Bloccate disponibilità finanziarie della società beneficiaria dei fondi pubblici, nonché capitali, beni immobili e quote societarie di Di Cursi e Ginatta. Ad eseguire, questa mattina, il decreto emesso dal gip torinese sono stati i finanzieri del Nucleo di polizia economico-finanziaria della guardia di finanza di Palermo, nell’ambito di indagini coordinate inizialmente dalla Procura della Repubblica di Termini Imerese e trasferite, per competenza territoriale, alla Procura della Repubblica di Torino. Il primo provvedimento di sequestro, disposto dal gip di Termini Imerese, era stato annullato dal Tribunale del riesame di Palermo perché non era stato disposto di procedere preliminarmente sui rapporti intestati alla società e, solo in caso di incapienza, per equivalente sui beni mobili e immobili nella disponibilità degli indagati. Il Riesame aveva però pienamente convalidato i gravi indizi di colpevolezza rispetto alla malversazione, confermando il sequestro dell’intero compendio aziendale della Blutec spa, ad oggi ancora in amministrazione giudiziaria per rischio di reiterazione di analoghe condotte di reato.

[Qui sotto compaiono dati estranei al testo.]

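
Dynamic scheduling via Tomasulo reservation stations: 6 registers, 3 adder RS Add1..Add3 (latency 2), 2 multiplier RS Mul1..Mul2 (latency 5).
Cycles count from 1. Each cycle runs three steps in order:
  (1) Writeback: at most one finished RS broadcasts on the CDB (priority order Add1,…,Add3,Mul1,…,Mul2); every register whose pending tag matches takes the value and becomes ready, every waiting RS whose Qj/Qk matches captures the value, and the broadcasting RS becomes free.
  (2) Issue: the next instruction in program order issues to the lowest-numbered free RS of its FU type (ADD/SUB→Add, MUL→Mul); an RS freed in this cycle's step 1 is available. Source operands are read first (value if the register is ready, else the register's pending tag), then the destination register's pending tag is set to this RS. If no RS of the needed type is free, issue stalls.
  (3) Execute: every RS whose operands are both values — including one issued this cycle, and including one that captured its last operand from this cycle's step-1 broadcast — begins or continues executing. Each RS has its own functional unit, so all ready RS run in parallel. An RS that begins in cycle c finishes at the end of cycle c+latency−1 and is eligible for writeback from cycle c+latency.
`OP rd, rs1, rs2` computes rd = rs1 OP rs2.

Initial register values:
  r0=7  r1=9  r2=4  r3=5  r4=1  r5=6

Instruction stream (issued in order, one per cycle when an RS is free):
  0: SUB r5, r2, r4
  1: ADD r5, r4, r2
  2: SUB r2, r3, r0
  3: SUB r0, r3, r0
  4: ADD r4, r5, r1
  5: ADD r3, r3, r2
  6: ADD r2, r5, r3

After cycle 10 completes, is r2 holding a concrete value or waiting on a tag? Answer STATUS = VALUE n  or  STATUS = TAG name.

STATUS = VALUE 8

  c1: issue SUB r5<-Add1  regs: r0:7,r1:9,r2:4,r3:5,r4:1,r5:Add1
  c2: issue ADD r5<-Add2  regs: r0:7,r1:9,r2:4,r3:5,r4:1,r5:Add2
  c3: CDB Add1=3; issue SUB r2<-Add1  regs: r0:7,r1:9,r2:Add1,r3:5,r4:1,r5:Add2
  c4: CDB Add2=5; issue SUB r0<-Add2  regs: r0:Add2,r1:9,r2:Add1,r3:5,r4:1,r5:5
  c5: CDB Add1=-2; issue ADD r4<-Add1  regs: r0:Add2,r1:9,r2:-2,r3:5,r4:Add1,r5:5
  c6: CDB Add2=-2; issue ADD r3<-Add2  regs: r0:-2,r1:9,r2:-2,r3:Add2,r4:Add1,r5:5
  c7: CDB Add1=14; issue ADD r2<-Add1  regs: r0:-2,r1:9,r2:Add1,r3:Add2,r4:14,r5:5
  c8: CDB Add2=3  regs: r0:-2,r1:9,r2:Add1,r3:3,r4:14,r5:5
  c9: -  regs: r0:-2,r1:9,r2:Add1,r3:3,r4:14,r5:5
  c10: CDB Add1=8  regs: r0:-2,r1:9,r2:8,r3:3,r4:14,r5:5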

A tutt’oggi, nonostante la revoca del finanziamento avvenuta ad aprile del 2018 e la precedente attività di polizia giudiziaria svolta su delega della Procura di Termini Imerese, le procedure di restituzione non sono state ancora avviate. Grazie alla costante sinergia con Invitalia Spa con cui la guardia di finanza collabora assiduamente in virtù di un protocollo d’intesa, è stato disposto dall’ente erogante il blocco definitivo del versamento dei 50 milioni di euro di fondi pubblici richiesti ancora non erogati.